The reason I'm mentioning Candy-san is that I was contacted by a mail order company by that name and their representative (who is not actually named "Candy") asked if I'd like to sample some of their snacks. Why, yes, I said, I'd love to, and I received a nice package of 4 tasty snacks for review. Before I get to the snack I'm going to review today, I would encourage my readers to check out Candy-san's web site. If you've been looking for a place to locate Japanese snacks at a reasonable price, they've got you covered. I can say this because I've been shopping for such snacks at Japanese markets in Northern California and their prices are competitive with those I've been paying. For example, I bought the Ujimatcha KitKat for $2.19 at Nijiya. Candy-san carries it for $2.03. Most, if not all, of their prices are lower than what I'm paying in shops and their selection is broader, so I hope you'll give them a look. Of course, my treats come gratis so I'm bound to be sweet on them anyway, but that doesn't negate the fact that their prices are lower than what I'm paying at various shops (and believe me, I'm buying the cheapest stuff I can find).

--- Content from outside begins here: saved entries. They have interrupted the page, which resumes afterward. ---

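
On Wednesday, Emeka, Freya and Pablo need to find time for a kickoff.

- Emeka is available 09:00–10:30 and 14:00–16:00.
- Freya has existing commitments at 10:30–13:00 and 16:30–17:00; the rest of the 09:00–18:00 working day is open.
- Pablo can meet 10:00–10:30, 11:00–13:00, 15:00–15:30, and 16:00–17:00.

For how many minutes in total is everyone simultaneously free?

Freya free within 09:00–18:00: 09:00–10:30, 13:00–16:30, 17:00–18:00.
Emeka ∩ Freya: 09:00–10:30, 14:00–16:00.
Emeka ∩ Freya ∩ Pablo: 10:00–10:30, 15:00–15:30.
Total common minutes: 30 + 30 = 60.

60 minutes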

Getting to the matter at hand, the "horohorone chocola almond" thingy, it was not what I expected from a cursory inspection of the box. I thought it was going to be some sort of crispy shell with a nutty chocolate center. it turns out that it is a tender, floury biscuit which is soft as a cloud hiding a delectable soft almond chocolate interior. The center has just the barest hint of crunchy almonds, but that doesn't matter because its the super soft and rich center which makes it great. It's like gianduja, only with almonds instead of hazelnuts. It is reminiscent of Nutella (and hazelnut paste is an ingredient) but with an almond twist and no pesky need to spread it on something or guiltily lick it straight off the spoon as is the case with Nutella. The flavor of the filling is rich and deep and will leave a lingering taste of nutty chocolate on the back of your tongue.

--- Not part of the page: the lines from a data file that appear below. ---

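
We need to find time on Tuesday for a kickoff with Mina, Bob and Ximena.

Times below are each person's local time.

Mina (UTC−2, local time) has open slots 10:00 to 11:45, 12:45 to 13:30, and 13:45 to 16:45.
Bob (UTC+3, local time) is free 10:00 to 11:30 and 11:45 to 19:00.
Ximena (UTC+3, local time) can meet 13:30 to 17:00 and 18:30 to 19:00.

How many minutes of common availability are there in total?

Mina → UTC: 12:00–13:45, 14:45–15:30, 15:45–18:45.
Bob → UTC: 07:00–08:30, 08:45–16:00.
Ximena → UTC: 10:30–14:00, 15:30–16:00.
Mina ∩ Bob: 12:00–13:45, 14:45–15:30, 15:45–16:00.
Mina ∩ Bob ∩ Ximena: 12:00–13:45, 15:45–16:00.
Total common minutes: 105 + 15 = 120.

120 minutes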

These are a rare treat in that they are old things that are put together in a new way. I've had soft cookies. I've had this type of filling. I've had almonds. However, I've never quite had anything like these soft little balls of biscuit with a creamy filling. They feel like they melt in your mouth, but also have some enough heft to have a textural hit which satisfies. They're unique, but still quite approachable for foreign palates.
There are 8 of these to a box, and each is about 40 calories. As far as I know, you can only get these via importers like Candy-san as I have not seen them in local Asian markets. If you're a fan of Nutella or gianduja, I'd absolutely recommend giving these a try.